“Él no es mi hijo”, declaró fríamente el millonario, su voz resonando en el vestíbulo de mármol. “Prepara tus cosas y vete. Los dos.” Señaló la puerta. Su esposa abrazó con fuerza a su bebé, con lágrimas llenándole los ojos. Pero si tan solo él hubiera sabido…

—Ellie… —su voz se quebró.

Ella se levantó, tensa, con el corazón latiendo con fuerza.

—Me equivoqué —dijo él—. Me equivoqué terriblemente. Mi madre manipuló la prueba. Descubrí la verdad demasiado tarde. Yo…

—Me echaste, Gregory —lo interrumpió, la voz temblorosa—. Me miraste a los ojos y dijiste que Oliver no era tuyo.

—Lo sé. Y lo lamentaré por el resto de mi vida.

Se acercó, despacio, con cautela.

—No solo fallé como esposo… fallé como padre.

Oliver lo vio y aplaudió emocionado, gateando hacia la puerta. Gregory cayó de rodillas mientras el niño caminaba tambaleante hacia él.

Cuando Oliver cayó en sus brazos, Gregory rompió en llanto.
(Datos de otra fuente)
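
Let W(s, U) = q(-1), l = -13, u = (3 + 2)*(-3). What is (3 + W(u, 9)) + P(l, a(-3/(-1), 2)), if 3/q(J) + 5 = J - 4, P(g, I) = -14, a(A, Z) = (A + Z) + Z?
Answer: -113/10 ≈ -11.300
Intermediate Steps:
u = -15 (u = 5*(-3) = -15)
a(A, Z) = A + 2*Z
q(J) = 3/(-9 + J) (q(J) = 3/(-5 + (J - 4)) = 3/(-5 + (-4 + J)) = 3/(-9 + J))
W(s, U) = -3/10 (W(s, U) = 3/(-9 - 1) = 3/(-10) = 3*(-⅒) = -3/10)
(3 + W(u, 9)) + P(l, a(-3/(-1), 2)) = (3 - 3/10) - 14 = 27/10 - 14 = -113/10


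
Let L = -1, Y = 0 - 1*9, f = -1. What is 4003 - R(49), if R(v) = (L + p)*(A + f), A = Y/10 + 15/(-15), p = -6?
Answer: 39827/10 ≈ 3982.7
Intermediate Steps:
Y = -9 (Y = 0 - 9 = -9)
A = -19/10 (A = -9/10 + 15/(-15) = -9*⅒ + 15*(-1/15) = -9/10 - 1 = -19/10 ≈ -1.9000)
R(v) = 203/10 (R(v) = (-1 - 6)*(-19/10 - 1) = -7*(-29/10) = 203/10)
4003 - R(49) = 4003 - 1*203/10 = 4003 - 203/10 = 39827/10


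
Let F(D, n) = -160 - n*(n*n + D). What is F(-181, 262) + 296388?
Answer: -17641078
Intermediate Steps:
F(D, n) = -160 - n*(D + n²) (F(D, n) = -160 - n*(n² + D) = -160 - n*(D + n²))
F(-181, 262) + 296388 = (-160 - 1*262³ - 1*(-181)*262) + 296388 = (-160 - 1*17984728 + 47422) + 296388 = (-160 - 17984728 + 47422) + 296388 = -17937466 + 296388 = -17641078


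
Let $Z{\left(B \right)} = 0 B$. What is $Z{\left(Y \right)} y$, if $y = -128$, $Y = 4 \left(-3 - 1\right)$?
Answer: $0$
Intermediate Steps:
$Y = -16$ ($Y = 4 \left(-4\right) = -16$)
$Z{\left(B \right)} = 0$
$Z{\left(Y \right)} y = 0 \left(-128\right) = 0$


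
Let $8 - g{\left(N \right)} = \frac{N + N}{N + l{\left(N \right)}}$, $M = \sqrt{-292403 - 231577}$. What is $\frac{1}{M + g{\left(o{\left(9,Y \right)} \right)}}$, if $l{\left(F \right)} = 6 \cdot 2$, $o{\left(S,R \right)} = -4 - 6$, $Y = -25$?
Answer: $\frac{1}{29128} - \frac{i \sqrt{14555}}{87384} \approx 3.4331 \cdot 10^{-5} - 0.0013806 i$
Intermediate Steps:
$o{\left(S,R \right)} = -10$
$M = 6 i \sqrt{14555}$ ($M = \sqrt{-523980} = 6 i \sqrt{14555} \approx 723.86 i$)
$l{\left(F \right)} = 12$
$g{\left(N \right)} = 8 - \frac{2 N}{12 + N}$ ($g{\left(N \right)} = 8 - \frac{N + N}{N + 12} = 8 - \frac{2 N}{12 + N}$)
$\frac{1}{M + g{\left(o{\left(9,Y \right)} \right)}} = \frac{1}{6 i \sqrt{14555} + \frac{6 \left(16 - 10\right)}{12 - 10}} = \frac{1}{6 i \sqrt{14555} + 6 \cdot \frac{1}{2} \cdot 6} = \frac{1}{6 i \sqrt{14555} + 18} = \frac{1}{18 + 6 i \sqrt{14555}}$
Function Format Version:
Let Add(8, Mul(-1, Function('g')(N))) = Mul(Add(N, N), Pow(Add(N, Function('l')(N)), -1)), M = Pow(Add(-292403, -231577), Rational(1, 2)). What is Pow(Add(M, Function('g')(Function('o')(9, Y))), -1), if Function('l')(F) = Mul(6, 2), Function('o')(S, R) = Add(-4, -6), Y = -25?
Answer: Add(Rational(1, 29128), Mul(Rational(-1, 87384), I, Pow(14555, Rational(1, 2)))) ≈ Add(3.4331e-5, Mul(-0.0013806, I))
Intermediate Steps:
Function('o')(S, R) = -10
M = Mul(6, I, Pow(14555, Rational(1, 2))) (M = Pow(-523980, Rational(1, 2)) = Mul(6, I, Pow(14555, Rational(1, 2))) ≈ Mul(723.86, I))
Function('l')(F) = 12
Function('g')(N) = Add(8, Mul(-2, N, Pow(Add(12, N), -1))) (Function('g')(N) = Add(8, Mul(-1, Mul(Add(N, N), Pow(Add(N, 12), -1)))) = Add(8, Mul(-1, Mul(Mul(2, N), Pow(Add(12, N), -1)))) = Add(8, Mul(-1, Mul(2, N, Pow(Add(12, N), -1)))) = Add(8, Mul(-2, N, Pow(Add(12, N), -1))))
Pow(Add(M, Function('g')(Function('o')(9, Y))), -1) = Pow(Add(Mul(6, I, Pow(14555, Rational(1, 2))), Mul(6, Pow(Add(12, -10), -1), Add(16, -10))), -1) = Pow(Add(Mul(6, I, Pow(14555, Rational(1, 2))), Mul(6, Pow(2, -1), 6)), -1) = Pow(Add(Mul(6, I, Pow(14555, Rational(1, 2))), Mul(6, Rational(1, 2), 6)), -1) = Pow(Add(Mul(6, I, Pow(14555, Rational(1, 2))), 18), -1) = Pow(Add(18, Mul(6, I, Pow(14555, Rational(1, 2)))), -1)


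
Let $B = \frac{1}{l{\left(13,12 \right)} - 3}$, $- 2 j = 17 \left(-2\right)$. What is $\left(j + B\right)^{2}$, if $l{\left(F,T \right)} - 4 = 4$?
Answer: $\frac{7396}{25} \approx 295.84$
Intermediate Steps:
$l{\left(F,T \right)} = 8$ ($l{\left(F,T \right)} = 4 + 4 = 8$)
$j = 17$ ($j = - \frac{17 \left(-2\right)}{2} = \left(- \frac{1}{2}\right) \left(-34\right) = 17$)
$B = \frac{1}{5}$ ($B = \frac{1}{8 - 3} = \frac{1}{5} \approx 0.2$)
$\left(j + B\right)^{2} = \left(17 + \frac{1}{5}\right)^{2} = \left(\frac{86}{5}\right)^{2} = \frac{7396}{25}$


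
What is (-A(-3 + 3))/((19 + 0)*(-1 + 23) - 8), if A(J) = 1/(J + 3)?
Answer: -1/1230 ≈ -0.00081301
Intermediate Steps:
A(J) = 1/(3 + J)
(-A(-3 + 3))/((19 + 0)*(-1 + 23) - 8) = (-1/(3 + (-3 + 3)))/((19 + 0)*(-1 + 23) - 8) = (-1/(3 + 0))/(19*22 - 8) = (-1/3)/(418 - 8) = -1*⅓/410 = -⅓*1/410 = -1/1230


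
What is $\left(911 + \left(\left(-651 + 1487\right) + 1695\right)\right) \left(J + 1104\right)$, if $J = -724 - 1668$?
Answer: $-4433296$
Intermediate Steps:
$J = -2392$
$\left(911 + \left(\left(-651 + 1487\right) + 1695\right)\right) \left(J + 1104\right) = \left(911 + \left(\left(-651 + 1487\right) + 1695\right)\right) \left(-2392 + 1104\right) = \left(911 + \left(836 + 1695\right)\right) \left(-1288\right) = \left(911 + 2531\right) \left(-1288\right) = 3442 \left(-1288\right) = -4433296$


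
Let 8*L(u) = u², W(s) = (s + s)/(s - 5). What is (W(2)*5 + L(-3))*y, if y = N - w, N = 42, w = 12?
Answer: -665/4 ≈ -166.25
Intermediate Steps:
W(s) = 2*s/(-5 + s) (W(s) = (2*s)/(-5 + s) = 2*s/(-5 + s))
y = 30 (y = 42 - 1*12 = 42 - 12 = 30)
L(u) = u²/8
(W(2)*5 + L(-3))*y = ((2*2/(-5 + 2))*5 + (⅛)*(-3)²)*30 = ((2*2/(-3))*5 + (⅛)*9)*30 = ((2*2*(-⅓))*5 + 9/8)*30 = (-4/3*5 + 9/8)*30 = (-20/3 + 9/8)*30 = -133/24*30 = -665/4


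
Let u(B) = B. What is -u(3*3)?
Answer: -9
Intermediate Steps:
-u(3*3) = -3*3 = -1*9 = -9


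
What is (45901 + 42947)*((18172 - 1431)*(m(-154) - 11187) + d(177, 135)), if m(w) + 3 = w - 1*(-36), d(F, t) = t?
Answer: -16819556598864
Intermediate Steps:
m(w) = 33 + w (m(w) = -3 + (w - 1*(-36)) = -3 + (w + 36) = -3 + (36 + w) = 33 + w)
(45901 + 42947)*((18172 - 1431)*(m(-154) - 11187) + d(177, 135)) = (45901 + 42947)*((18172 - 1431)*((33 - 154) - 11187) + 135) = 88848*(16741*(-121 - 11187) + 135) = 88848*(16741*(-11308) + 135) = 88848*(-189307228 + 135) = 88848*(-189307093) = -16819556598864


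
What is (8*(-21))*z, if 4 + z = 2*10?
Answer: -2688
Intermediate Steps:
z = 16 (z = -4 + 2*10 = -4 + 20 = 16)
(8*(-21))*z = (8*(-21))*16 = -168*16 = -2688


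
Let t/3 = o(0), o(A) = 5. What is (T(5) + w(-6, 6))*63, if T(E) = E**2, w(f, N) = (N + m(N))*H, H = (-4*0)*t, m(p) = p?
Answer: 1575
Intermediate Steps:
t = 15 (t = 3*5 = 15)
H = 0 (H = -4*0*15 = 0*15 = 0)
w(f, N) = 0 (w(f, N) = (N + N)*0 = (2*N)*0 = 0)
(T(5) + w(-6, 6))*63 = (5**2 + 0)*63 = (25 + 0)*63 = 25*63 = 1575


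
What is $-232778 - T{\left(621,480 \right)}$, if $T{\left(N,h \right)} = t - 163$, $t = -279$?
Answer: $-232336$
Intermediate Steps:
$T{\left(N,h \right)} = -442$ ($T{\left(N,h \right)} = -279 - 163 = -442$)
$-232778 - T{\left(621,480 \right)} = -232778 - -442 = -232778 + 442 = -232336$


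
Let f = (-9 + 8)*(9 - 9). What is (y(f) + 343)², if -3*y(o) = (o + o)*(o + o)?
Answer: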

—No merezco esto —susurró contra el cabello de su hijo—. Pero te juro que lo voy a ganar.

En las semanas siguientes, Gregory se dedicó a demostrar que podía cambiar. Se mudó de la mansión, renunció a reuniones y pasó todo su tiempo libre con Oliver y Eleanor. Aprendió a darle de comer, cambiar pañales, e incluso cantó nanas—mal, pero con el corazón.

Eleanor lo observaba con cautela al principio. El dolor aún no desaparecía, pero vio algo nuevo en él. Una ternura. Una humildad que antes parecía imposible.

Una tarde, al caer el sol, Gregory tomó la mano de Eleanor.

—No puedo borrar lo que hice. Pero quiero pasar el resto de mi vida reparándolo.